- DVD cover art
- Also known as: Qing Gong Fengyun
- 大清风云 / 清宫风云
- Genre: Historical drama
- Written by: Lu Xinguo
- Directed by: Chen Jialin
- Presented by: Yang Buting; Li Kangsheng; Wang Qing; Jiang Peizhen;
- Starring: Zhang Fengyi; Xu Qing; Jiang Wen;
- Ending theme: "Unexpected Twist of Fate" (阴错阳差) by Yuan Yuan
- Country of origin: China
- Original language: Mandarin
- No. of episodes: 42

Production
- Executive producer: Zhu Cheng
- Producers: Zhang Changhui; Yang Dejian; Wang Dongchao; Zheng Chuan; Wang Lei;
- Production location: China
- Cinematography: Chen Ke; Hu Zuguang;
- Editor: Zhou Xinxia
- Running time: ≈45 minutes per episode
- Production companies: China Film Group Corporation; Emei Film Group;

Original release
- Network: CCTV
- Release: 4 September 2006

= Da Qing Fengyun =

Da Qing Fengyun (Melodrama of the Great Qing), alternatively known as Qing Gong Fengyun (Melodrama in the Qing Palace), is a 2006 Chinese television series directed by Chen Jialin, starring Zhang Fengyi, Xu Qing and Jiang Wen. Set in 17th-century China, the series follows the events of the transition from the Ming dynasty to the Qing dynasty, focusing particularly on the historical figures Dorgon, Empress Dowager Xiaozhuang, and Huangtaiji.

== Synopsis ==
The story is set in 17th-century China. Dorgon, a son of the Qing dynasty's founder Nurhaci, has proven himself in battle and set his sights on conquering the Ming dynasty. While Dorgon is away fighting at the frontline, his half-brother Huangtaiji not only succeeds their father as the ruler, but also marries Dorgon's lover Dayuer. Although Dorgon feels outraged, he understands the importance of maintaining political stability, so he focuses on attacking the Ming dynasty and emerges victorious at the Battle of Shanhai Pass.

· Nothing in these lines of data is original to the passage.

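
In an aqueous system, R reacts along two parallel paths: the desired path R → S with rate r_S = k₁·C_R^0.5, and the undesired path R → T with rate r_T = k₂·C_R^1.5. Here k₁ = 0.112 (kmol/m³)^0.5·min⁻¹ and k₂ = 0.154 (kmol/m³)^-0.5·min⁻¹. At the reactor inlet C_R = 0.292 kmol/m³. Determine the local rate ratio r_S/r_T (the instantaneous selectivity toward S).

2.49

S_{S/T} = r_S/r_T = (k₁·C_R^0.5)/(k₂·C_R^1.5) = (k₁/k₂)·C_R⁻¹.
= (0.112×0.2920^0.5) / (0.154×0.2920^1.5) = 0.06052/0.02430 = 2.49.
The undesired path is higher order in R, so low C_R (CSTR or dilute feed) favours S.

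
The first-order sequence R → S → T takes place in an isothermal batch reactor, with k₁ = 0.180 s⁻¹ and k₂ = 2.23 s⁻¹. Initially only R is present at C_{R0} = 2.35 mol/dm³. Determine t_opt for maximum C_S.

The intermediate peaks when r₁ = r₂, i.e. k₁e^(−k₁t) = k₂e^(−k₂t), giving t_opt = ln(k₂/k₁)/(k₂−k₁).
= ln(2.23/0.180)/(2.23−0.180) = ln(12.39)/2.050 = 2.517/2.050 = 1.23 s.

1.23 s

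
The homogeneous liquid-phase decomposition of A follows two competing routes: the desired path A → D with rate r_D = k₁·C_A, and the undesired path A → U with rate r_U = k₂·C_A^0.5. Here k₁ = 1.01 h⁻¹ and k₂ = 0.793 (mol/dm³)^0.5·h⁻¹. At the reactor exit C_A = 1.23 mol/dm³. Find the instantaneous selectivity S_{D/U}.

1.41

S_{D/U} = r_D/r_U = (k₁·C_A)/(k₂·C_A^0.5) = (k₁/k₂)·C_A^0.5.
= (1.01×1.230) / (0.793×1.230^0.5) = 1.242/0.8795 = 1.41.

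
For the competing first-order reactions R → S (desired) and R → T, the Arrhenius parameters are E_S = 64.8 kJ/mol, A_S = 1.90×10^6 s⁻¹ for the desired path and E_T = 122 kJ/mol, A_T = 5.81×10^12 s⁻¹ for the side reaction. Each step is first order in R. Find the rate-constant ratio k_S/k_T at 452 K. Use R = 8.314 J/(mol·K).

Since both paths have the same order in R, the concentration cancels and S_{S/T} = k_S/k_T = (A_S/A_T)·exp[(E_T−E_S)/(RT)].
(E_T−E_S)/(RT) = (122−64.8)×10³/(8.314×452) = 57200/3758 = 15.22.
k_S/k_T = (1.90×10^6/5.81×10^12)·exp(15.22) = 3.270×10^-7 × 4.078×10^6 = 1.33.
Since E_S < E_T, lowering the temperature improves selectivity toward S.

1.33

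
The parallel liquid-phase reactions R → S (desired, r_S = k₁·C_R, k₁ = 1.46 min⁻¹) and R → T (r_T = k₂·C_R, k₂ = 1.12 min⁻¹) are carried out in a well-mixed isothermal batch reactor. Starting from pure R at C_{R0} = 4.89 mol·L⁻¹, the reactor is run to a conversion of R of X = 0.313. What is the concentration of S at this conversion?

0.866 mol·L⁻¹

C_R = C_{R0}(1−X) = 3.359 mol·L⁻¹.
Both paths are first order in R, so the instantaneous fraction to S is constant: dC_S/d(−C_R) = k₁/(k₁+k₂) = 0.5659.
C_S = 0.5659·(C_{R0}−C_R) = 0.5659×1.531 = 0.866 mol·L⁻¹.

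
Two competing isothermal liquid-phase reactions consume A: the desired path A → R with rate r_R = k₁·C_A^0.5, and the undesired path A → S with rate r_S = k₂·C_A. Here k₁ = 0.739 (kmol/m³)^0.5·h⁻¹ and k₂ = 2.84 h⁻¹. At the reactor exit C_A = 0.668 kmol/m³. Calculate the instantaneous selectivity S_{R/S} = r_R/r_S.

S_{R/S} = r_R/r_S = (k₁·C_A^0.5)/(k₂·C_A) = (k₁/k₂)·C_A^-0.5.
= (0.739×0.6680^0.5) / (2.84×0.6680) = 0.6040/1.897 = 0.318.

0.318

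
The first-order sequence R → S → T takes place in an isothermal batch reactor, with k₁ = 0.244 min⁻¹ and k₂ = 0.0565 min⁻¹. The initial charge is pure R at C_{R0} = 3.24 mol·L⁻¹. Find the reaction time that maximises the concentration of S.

Setting dC_S/dt = 0 gives t_opt = ln(k₂/k₁)/(k₂−k₁).
= ln(0.0565/0.244)/(0.0565−0.244) = ln(0.2316)/-0.1875 = -1.463/-0.1875 = 7.80 min.

7.80 min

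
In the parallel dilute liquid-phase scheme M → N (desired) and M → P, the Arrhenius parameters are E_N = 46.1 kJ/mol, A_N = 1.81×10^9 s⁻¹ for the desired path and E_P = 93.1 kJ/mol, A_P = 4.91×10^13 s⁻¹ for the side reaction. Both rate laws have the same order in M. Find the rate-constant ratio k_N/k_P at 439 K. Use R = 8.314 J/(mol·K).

14.4

With equal orders, S_{N/P} = k_N/k_P = (A_N/A_P)·exp[(E_P−E_N)/(RT)].
(E_P−E_N)/(RT) = (93.1−46.1)×10³/(8.314×439) = 47000/3650 = 12.88.
k_N/k_P = (1.81×10^9/4.91×10^13)·exp(12.88) = 3.686×10^-5 × 3.913×10^5 = 14.4.
Since E_N < E_P, lowering the temperature improves selectivity toward N.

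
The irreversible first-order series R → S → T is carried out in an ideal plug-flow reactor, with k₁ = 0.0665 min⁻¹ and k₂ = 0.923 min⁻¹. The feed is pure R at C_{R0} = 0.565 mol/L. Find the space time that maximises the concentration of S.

3.07 min

Setting dC_S/dτ = 0 gives τ_opt = ln(k₂/k₁)/(k₂−k₁).
= ln(0.923/0.0665)/(0.923−0.0665) = ln(13.88)/0.8565 = 2.630/0.8565 = 3.07 min.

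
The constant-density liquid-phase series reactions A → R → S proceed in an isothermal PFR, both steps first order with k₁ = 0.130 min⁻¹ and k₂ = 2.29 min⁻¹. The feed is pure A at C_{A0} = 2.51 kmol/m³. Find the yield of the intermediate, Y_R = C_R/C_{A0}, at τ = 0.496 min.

0.0371

Solving the coupled first-order balances gives C_R(τ) = [k₁/(k₂−k₁)]·C_{A0}·(e^(−k₁τ) − e^(−k₂τ)).
e^(−k₁τ) = e^(−0.130×0.496) = e^(−0.06448) = 0.9376; e^(−k₂τ) = e^(−1.136) = 0.3212.
C_R = 0.130×2.51/(2.29−0.130) × (0.9376−0.3212) = 0.1511×0.6164 = 0.09312 kmol/m³.
Y_R = C_R/C_{A0} = 0.09312/2.51 = 0.0371.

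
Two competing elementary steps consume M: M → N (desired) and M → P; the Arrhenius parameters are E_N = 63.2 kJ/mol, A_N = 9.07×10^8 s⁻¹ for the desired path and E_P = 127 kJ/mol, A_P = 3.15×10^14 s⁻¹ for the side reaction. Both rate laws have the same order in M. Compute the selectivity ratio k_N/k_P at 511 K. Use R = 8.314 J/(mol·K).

k_N/k_P = (A_N/A_P)·exp[−(E_N−E_P)/(RT)] = (A_N/A_P)·exp[(E_P−E_N)/(RT)].
(E_P−E_N)/(RT) = (127−63.2)×10³/(8.314×511) = 63800/4248 = 15.02.
k_N/k_P = (9.07×10^8/3.15×10^14)·exp(15.02) = 2.879×10^-6 × 3.326×10^6 = 9.58.
Since E_N < E_P, lowering the temperature improves selectivity toward N.

9.58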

Not long later, Huangtaiji dies of illness without naming an heir, causing a succession crisis. A council is convened to decide the next ruler, with Dorgon and Huangtaiji's eldest son Hooge as the foremost candidates. To avoid a power struggle, the council chooses Fulin, Huangtaiji and Dayuer's son, to be the new emperor. Dayuer becomes empress dowager, while Dorgon rules as prince regent on behalf of the underage Fulin.

As prince regent, Dorgon continues to lead Qing forces to complete the conquest of the Ming dynasty. Throughout this time, he is tempted on multiple occasions to seize the throne, with support from his brother Dodo and others who see him as having earned the right to be emperor through his achievements.

As Fulin grows older, he learns about the past relationship between his mother and Dorgon, and starts to view Dorgon as a threat, especially after Dorgon keeps delaying handing over the reins of power and proposes to marry Dayuer. Meanwhile, Dayuer also finds herself torn between her love for Dorgon and her duty to protect Fulin. Both sides reach a political stalemate. At one point, after Dorgon's brother Dodo fails to assassinate Fulin, Dorgon decides to go to war with Fulin. However, Dayuer manages to prevent bloodshed by threatening to commit suicide if either side attacks.

Following the crisis, Fulin realises how much his mother truly loves Dorgon, so he agrees to their marriage. Dorgon, on the other hand, finally agrees to give up his power and spend the rest of his life with Dayuer.